Here we go again — another armchair expert holding forth on scientific and medical issues she misunderstands. This time, it's Wall Street Journal columnist Allysia Finley, who characterized the FDA's approval of the newest round of COVID vaccines as being "based on flawed studies and extrapolations."
In a Sept. 17 column, she caviled that, "The FDA last week approved updated boosters based on data showing they generated antibodies and past studies purportedly demonstrating that the original vaccine and earlier booster versions worked. But these are large extrapolations based on flimsy evidence. No placebo-controlled trials have shown the boosters are effective... "
Ms. Finley is wrong in several respects. She fails to grasp that new, updated versions of vaccines based on a previously proven platform are not subjected to large placebo-controlled trials, in part because they're not necessary, but more importantly, because they're not possible.
Why is that? The original COVID vaccines were tested at the height of the pandemic in clinical trials of more than 30,000 subjects each. There were huge numbers of infections occurring throughout the country, so it was not difficult to demonstrate a statistically significant difference in infection rate, hospitalizations, and deaths between the vaccinated and placebo-controlled groups. I read the lengthy summaries of the FDA clinical trials, and there was overwhelming evidence of safety and efficacy. So much for Ms. Finley's assertion that the vaccines only "purportedly" worked.
But now, with the number of cases lower and some urgency about making available the new round of vaccines — which differ only by the substitution of a new spike protein in order to elicit an immune response to the new, circulating variants — there isn't time to mount huge trials to demonstrate prevention of infection and/or serious disease.
Instead, therefore, the vaccines are tested in animal models — vaccinated and unvaccinated animals challenged with virus — to demonstrate prevention of infection, and on a small number of human subjects (without a virus challenge) to show that they develop antibodies and other signs of an immune response and that there are no obvious safety signals.

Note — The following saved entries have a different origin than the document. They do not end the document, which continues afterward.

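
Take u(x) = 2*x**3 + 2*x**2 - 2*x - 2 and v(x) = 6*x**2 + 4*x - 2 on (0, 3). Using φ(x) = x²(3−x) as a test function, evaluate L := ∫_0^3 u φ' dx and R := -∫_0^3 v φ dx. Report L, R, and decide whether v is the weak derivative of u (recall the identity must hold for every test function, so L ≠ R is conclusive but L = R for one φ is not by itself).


LHS = -1809/10, RHS = -1809/10. Yes, v = u' weakly.

u(x) = 2*x**3 + 2*x**2 - 2*x - 2, classical derivative u'(x) = 6*x**2 + 4*x - 2.
φ(x) = x²(3−x), so φ'(x) = 3*x*(2 - x).
Note φ(0) = φ(3) = 0, so the boundary term u·φ vanishes.
LHS = ∫_0^3 u(x) φ'(x) dx = ∫_0^3 (-6*x^5 + 6*x^4 + 18*x^3 - 6*x^2 - 12*x) dx. Term by term:
  ∫_0^3 -6*x^5 dx = -729;  ∫_0^3 6*x^4 dx = 1458/5;  ∫_0^3 18*x^3 dx = 729/2;
  ∫_0^3 -6*x^2 dx = -54;  ∫_0^3 -12*x dx = -54.
Sum: -729 + 1458/5 + 729/2 − 54 − 54 = -1809/10.
So LHS = -1809/10.
∫_0^3 v(x) φ(x) dx = ∫_0^3 (-6*x^5 + 14*x^4 + 14*x^3 - 6*x^2) dx. Term by term:
  ∫_0^3 -6*x^5 dx = -729;  ∫_0^3 14*x^4 dx = 3402/5;  ∫_0^3 14*x^3 dx = 567/2;
  ∫_0^3 -6*x^2 dx = -54.
Sum: -729 + 3402/5 + 567/2 − 54 = 1809/10.
So RHS = -∫_0^3 v(x) φ(x) dx = -1809/10.
LHS = RHS, so the identity holds for this test φ.
Moreover u is smooth here and v(x) = u'(x) = 6*x**2 + 4*x - 2 pointwise, so the identity holds for every test function. Hence v is the weak derivative of u.


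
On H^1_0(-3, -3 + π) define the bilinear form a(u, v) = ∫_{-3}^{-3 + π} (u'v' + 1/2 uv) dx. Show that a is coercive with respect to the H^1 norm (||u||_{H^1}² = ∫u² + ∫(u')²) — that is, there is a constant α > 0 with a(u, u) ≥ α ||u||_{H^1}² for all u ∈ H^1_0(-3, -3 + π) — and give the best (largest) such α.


α = 3/4

Coercivity of a(·,·) on H^1_0(-3, -3 + π) means a(u, u) ≥ α ||u||_{H^1}² for every u ∈ H^1_0.
The interval has length L = π, and Poincaré/coercivity depend only on L. Here a(u, u) = ∫(u')² + (1/2)·∫u².
Here 0 < c = 1/2 < 1. The condition a(u,u) ≥ α||u||_{H^1}² reads (1−α)∫(u')² ≥ (α−c)∫u². Any admissible α is ≤ 1 (rapidly oscillating u have ∫u²/∫(u')² → 0), and α = 1 would force 0 ≥ (1−c)∫u², impossible since c < 1; so 1−α > 0. By the sharp Poincaré inequality on H^1_0 of an interval of length L, ∫(u')² ≥ (π/L)²∫u² with equality for the first sine mode sin(π(x−x₀)/L) (x₀ the left endpoint), so the inequality holds for all u iff (1−α)(π/L)² ≥ α − c, i.e. α ≤ ((π/L)² + c)/((π/L)² + 1) = (1 + c(L/π)²)/(1 + (L/π)²). With (π/L)² = 1 and c = 1/2, the largest admissible constant is α = ((π/L)² + c)/((π/L)² + 1).
Simplifying, α = 3/4.


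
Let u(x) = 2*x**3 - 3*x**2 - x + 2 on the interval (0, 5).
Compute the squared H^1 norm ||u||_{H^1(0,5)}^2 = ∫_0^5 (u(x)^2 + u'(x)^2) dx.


||u||_{H^1}^2 = 1286125/42

The H^1 norm (squared) on an interval (0, L) is
  ||u||_{H^1}^2 = ∫_0^L u(x)^2 dx + ∫_0^L u'(x)^2 dx.
Compute u'(x) = 6*x**2 - 6*x - 1.
Then u(x)^2 = 4*x**6 - 12*x**5 + 5*x**4 + 14*x**3 - 11*x**2 - 4*x + 4 and u'(x)^2 = 36*x**4 - 72*x**3 + 24*x**2 + 12*x + 1.
Integrate each monomial from 0 to 5 using ∫_0^5 c·x^n dx = c·5^(n+1)/(n+1):
  ∫_0^5 u(x)^2 dx = ∫_0^5 (4*x^6 - 12*x^5 + 5*x^4 + 14*x^3 - 11*x^2 - 4*x + 4) dx. Term by term:
    ∫_0^5 4*x^6 dx = 312500/7;  ∫_0^5 -12*x^5 dx = -31250;  ∫_0^5 5*x^4 dx = 3125;
    ∫_0^5 14*x^3 dx = 4375/2;  ∫_0^5 -11*x^2 dx = -1375/3;  ∫_0^5 -4*x dx = -50;
    ∫_0^5 4 dx = 20.
  Sum: 312500/7 − 31250 + 3125 + 4375/2 − 1375/3 − 50 + 20 = 765115/42.
  ∫_0^5 u'(x)^2 dx = ∫_0^5 (36*x^4 - 72*x^3 + 24*x^2 + 12*x + 1) dx. Term by term:
    ∫_0^5 36*x^4 dx = 22500;  ∫_0^5 -72*x^3 dx = -11250;  ∫_0^5 24*x^2 dx = 1000;
    ∫_0^5 12*x dx = 150;  ∫_0^5 1 dx = 5.
  Sum: 22500 − 11250 + 1000 + 150 + 5 = 12405.
Adding: ||u||_{H^1}^2 = 765115/42 + 12405 = 1286125/42.


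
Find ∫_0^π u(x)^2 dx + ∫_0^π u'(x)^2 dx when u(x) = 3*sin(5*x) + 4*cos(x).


||u||_{H^1(0,π)}^2 = 133*π

u'(x) = -4*sin(x) + 15*cos(5*x).
Expand u² and (u')² and integrate term by term on (0, π), using: for integers n ≥ 1, ∫_0^π sin²(nx) dx = ∫_0^π cos²(nx) dx = π/2; for n ≠ n', ∫_0^π sin(nx)sin(n'x) dx = ∫_0^π cos(nx)cos(n'x) dx = 0; and by product-to-sum, ∫_0^π sin(nx)cos(n'x) dx = ½∫_0^π [sin((n+n')x) + sin((n−n')x)] dx, which is 0 when n+n' is even and 2n/(n²−n'²) when n+n' is odd (it need not vanish on (0, π)).
  u² squared terms: (3)²·∫sin(5x)² dx = 9·π/2 = 9*π/2;  (4)²·∫cos(x)² dx = 16·π/2 = 8*π.
  u² cross terms: 2·(3)·(4)·∫sin(5x)·cos(x) dx = 24·(0) = 0.
  So ∫_0^π u² dx = 9*π/2 + 8*π + 0 = 25*π/2.
  (u')² squared terms: (-4)²·∫sin(x)² dx = 16·π/2 = 8*π;  (15)²·∫cos(5x)² dx = 225·π/2 = 225*π/2.
  (u')² cross terms: 2·(-4)·(15)·∫sin(x)·cos(5x) dx = -120·(0) = 0.
  So ∫_0^π (u')² dx = 8*π + 225*π/2 + 0 = 241*π/2.
||u||_{H^1}^2 = (25*π/2) + (241*π/2) = 133*π.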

This is not a process concocted just for COVID vaccines. In fact, it is how seasonal flu vaccines are routinely formulated each year. Meetings of flu experts worldwide take place under the umbrella of the World Health Organization every February to select viruses for the upcoming Northern Hemisphere's seasonal flu vaccines and in September for the Southern Hemisphere's vaccines. They consider global flu data and recommend which viruses should be included in the following season's vaccines. Then, each country makes its own decision about which viruses should be included in flu vaccines licensed in their country.
In the United States, the FDA's Vaccines and Related Biological Products Advisory Committee (VRBPAC) makes the final decision about vaccine viruses for the nation's flu vaccines. The relevant data are presented to VRBPAC in February or March of each year for the U.S. decision about which viruses to include in the upcoming season's flu vaccine. The various manufacturers of flu vaccines then begin to produce them, using a variety of technologies, for the next flu season, seven or eight months away. As I mentioned above in the context of COVID vaccines, given the timing and the absence of significant flu activity until the flu season arrives, it is simply not possible to perform sufficiently large placebo-controlled clinical trials for each year's new vaccines.
The experts' guesswork is better in some years than others, but the process generally succeeds. (It seems to have worked well this year.)
It's a pity that Ms. Finley couldn't find anyone to explain all this to her. Instead, she relied on cherry-picked quotes from Vinay Prasad, a renegade anti-vaccine oncologist who has been combative and consistently wrong about the pandemic, and Paul Offit, a prominent infectious disease specialist whose opinion — that not everyone should receive the new COVID vaccines — is not widely shared.
Ms. Finley was not always so misguided. In a December 2021 Wall Street Journal commentary entitled "The Vast Promise of mRNA Technology," this was her opening paragraph:
Are Covid-19 vaccines a failure? That’s the view in some media quarters amid breakthrough infections and new virus variants. It’s also false. Vaccinated people are more prone to mild infections than public-health authorities initially anticipated. But the shots continue to provide strong protection against serious disease, and the mRNA vaccines in particular—Pfizer/BioNTech’s and Moderna’s—are adaptable to new variants.
An ironic footnote: On October 2, the 2023 Nobel Prize in Physiology or Medicine was awarded to scientists Katalin Karikó and Drew Weissman for their "groundbreaking findings" on mRNA vaccines. The Nobel Committee announcement said, in part, “The laureates contributed to the unprecedented rate of vaccine development during one of the greatest threats to human health in modern times.”
The bottom line is that the new COVID vaccines have been tested appropriately and, like their predecessors, will likely prevent serious illness, death, and undue stress on the U.S. healthcare system. The more Americans who get them, the better.
Note: An earlier, abbreviated version of this article appeared in the South Florida Sun-Sentinel.